The entire time I was building this I had a lot of self doubt but that didn’t get to me until it came to the algorithm. It turns out that making something this involved takes a lot of research and time to get right, and my confidence was perhaps bigger than my ability. It had to not only be simple in that it is explainable and transparent, but also quite complex to match across potentially hundreds of questions without costing an arm and a leg to host.

The algorithm was both the most challenging aspect and by far the most rewarding when I realized that it was actually working. I still can hardly believe we pulled it off!

Many people feel disconnected today. How do you see a values-driven dating app contributing to healthier relationships and better digital communities?

It seems that we’re so divided that our default position when approaching someone is to look for the bad, and I believe the current online dating scene reinforces that default position.

When we know our values are aligned ahead of time we can let our guard down just enough for real connection to be possible. So in that sense, my hope is this approach will build some trust in our fellow humans in addition to deep connections.

Running a free platform comes with practical challenges. What keeps GoodDate sustainable, and how do you hope the community will support its long-term growth?

Over my career I’ve been fortunate enough to build a bit of savings to keep the platform running and scalable for many years, and as such we do not accept donations at this time. Long-term the goal would be donations.

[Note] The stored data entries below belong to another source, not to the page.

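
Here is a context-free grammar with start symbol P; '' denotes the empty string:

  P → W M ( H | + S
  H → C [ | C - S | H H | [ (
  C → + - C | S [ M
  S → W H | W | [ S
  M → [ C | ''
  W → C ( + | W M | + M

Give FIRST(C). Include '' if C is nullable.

{ +, [ }

C → + - C contributes {+}.
From C → S [ M: add FIRST(S) = { +, [ }.
Union: FIRST(C) = { +, [ }.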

Right now we are a registered Montana nonprofit, but have an open 501(c)3 application. This should enable donors to feel comfortable with giving to the platform, but we hope to never need to actively solicit donations from the community.

If enough people sign up then I believe GoodDate’s community will continue to grow. Right now we’re seeing heavy growth without breaking a sweat!

When you picture GoodDate five years from now, what impact do you hope it has had on how people meet, date, and build real connections?

I think we (myself and the other nonprofit members) would feel like we’ve won in life if this new concept leads to successful, fulfilling, deep connections. For me, there’s something special about knowing I made an actual positive impact, and I’m willing to keep fighting for it.

If that’s not how it turns out – though I believe it will turn out that way – then I guess we just hope it forces the current app monopoly to rethink their “profits over people” approach.

From the editor…

GoodDate reflects a belief that online dating should be safer, kinder, and more honest. Aaron’s vision centers on long-term relationships rather than long-term subscriptions. The app’s nonprofit approach sets it apart in a crowded market shaped by paywalls and engagement-driven design. If the early response is any indicator, many people are ready for something built around values instead of revenue.